By Denika Blacklock
I have been working in development for 15 years and have specialised in M&E for the past 10 years. In all that time, I have never been asked to design an M&E framework for or undertake an evaluation of a project which did not focus entirely on a logframe. Understandably, it is a practical tool for measuring results – particularly quantitative results – in development projects.
However, as the drive for increased development effectiveness and, thankfully, more accountability to stakeholders has progressed, simply measuring what we have successfully done (versus what we have successfully changed or improved) requires more than just numbers. More concerning is the fact that logframes measure linear progression toward preset targets. Any development practitioner worth their degree can tell you that development – and development projects – is never linear, and at our best, we guess at what our output targets could conceivably be under ideal conditions, with the resources (money, time) available to us.
I have lately found myself faced with the challenging scenario of developing M&E frameworks for development projects in which ‘innovation’ is the objective, but I am required to design frameworks with old tools like logframes and results frameworks (organisational/donor requirements) which cannot accommodate actual innovation in development.

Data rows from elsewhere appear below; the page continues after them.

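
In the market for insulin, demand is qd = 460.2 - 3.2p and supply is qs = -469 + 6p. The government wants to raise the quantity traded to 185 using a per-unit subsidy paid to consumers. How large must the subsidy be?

Required subsidy s = 23 per unit

At q = 185, invert demand for the buyer price: pb = (460.2 − 185)/3.2 = 86; invert supply for the seller price: ps = (185 − (-469))/6 = 109.
The subsidy must fill the gap: s = ps − pb = 109 − 86 = 23.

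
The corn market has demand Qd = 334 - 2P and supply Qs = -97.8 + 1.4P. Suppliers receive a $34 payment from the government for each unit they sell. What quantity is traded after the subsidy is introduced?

Pre-subsidy: 334 - 2P = -97.8 + 1.4P gives P* = 127, Q* = 80.
With the subsidy, sellers receive Ps = Pb + 34 for each unit, where Pb is the price buyers pay.
Supply in terms of Pb becomes Qs = -97.8 + 1.4(Pb + 34) = -50.2 + 1.4Pb. Setting this equal to demand: 334 - 2Pb = -50.2 + 1.4Pb, so Pb = 113.
Sellers receive Ps = 113 + 34 = 147; Q' = 334 − 2·113 = 108.

Q' = 108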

The primary problem: logframes require targets. If we set output targets, then the results of activities will be preconceived, and not innovative. Target setting molds how we will design and implement activities. How can a project be true to the idea of fostering innovation in local development with only a logframe at hand to measure progress and success?
My argument was that if the project truly wanted to foster innovation, we needed to ‘see what happens, not decide beforehand what will happen with targets.’ Moreover, I was able to counterargue the idea that a target of ‘x number of new ideas for local development’ was a truly ineffective (if not irresponsible) way of going about being ‘open-minded about measuring innovation.’ There could be 15 innovative ideas that could be implemented, or one or two truly excellent ones. It was not going to be the number of ideas or how big their pilot activities were that would determine how successful ‘innovation in local development’ would be, but what those projects could do. The project team was quick to understand that as soon as we set a specific numerical or policy target, the results would no longer be innovative. It would no longer be driven by ideas from government and civil society, but by international good practice and development requirements that we measure everything.
There was also the issue of how innovation would be defined. It does not necessarily need to be ‘shiny and new’ but it does need to be effective and workable. And whether the ideas ended up being scalable or not, the entire process needed to be something we could learn from. Working out how to measure this using a logframe felt like one gigantic web of complication and headaches.
My approach was to look at all of the methods of development monitoring ‘out there’ (i.e. Google). When it came to tracking policy dialogue (and how policy ideas could be piloted to improve local development), outcome mapping seemed the most appropriate way forward. I created a tool (Step 1, Step 2, etc.) that the project team could use on an annual basis to map the results of policy dialogue to support local development. The tool was based on the type of information the project team had access to, the people that the project team would be allowed to speak to, as well as the capacity within the project team to implement the tool (context is key). Everyone was very happy with the tool – it was user-friendly, and adaptable between urban and rural governments. The big question was how to link this to the logframe.
In the end, we opted for setting targets on learning, such as how many lessons learned reports the project team would undertake during the life of the project (at the mid-term and end of the project). At its core, innovation is about learning: what works, what does not and why. Surprisingly, there was not a lot of pushback on having targets which were not a direct reflection of ‘what had been done’ by the project. Personally, I felt refreshed by the entire process!
I completed the assignment even more convinced than I already was that despite the push to change what we measure in development, we will never be effective at it unless those driving the development process (donors, big organisations) really commit to moving beyond the ‘safe’ logframe (which allows them to account for every cent spent). As long as we continue to stifle innovation needing to know – in advance – about what the outcome will be, we will only be accountable to those holding the money and not to those who are supposed to benefit from development. Until this change in mindset happens at the top of the development pyramid, we will remain ‘log-framed’ in a corner that we cannot escape from because we have conditioned ourselves to think that the only success that counts is that which we have predicted.
Denika is a development and conflict analyst, and independent M&E consultant based in Bangkok.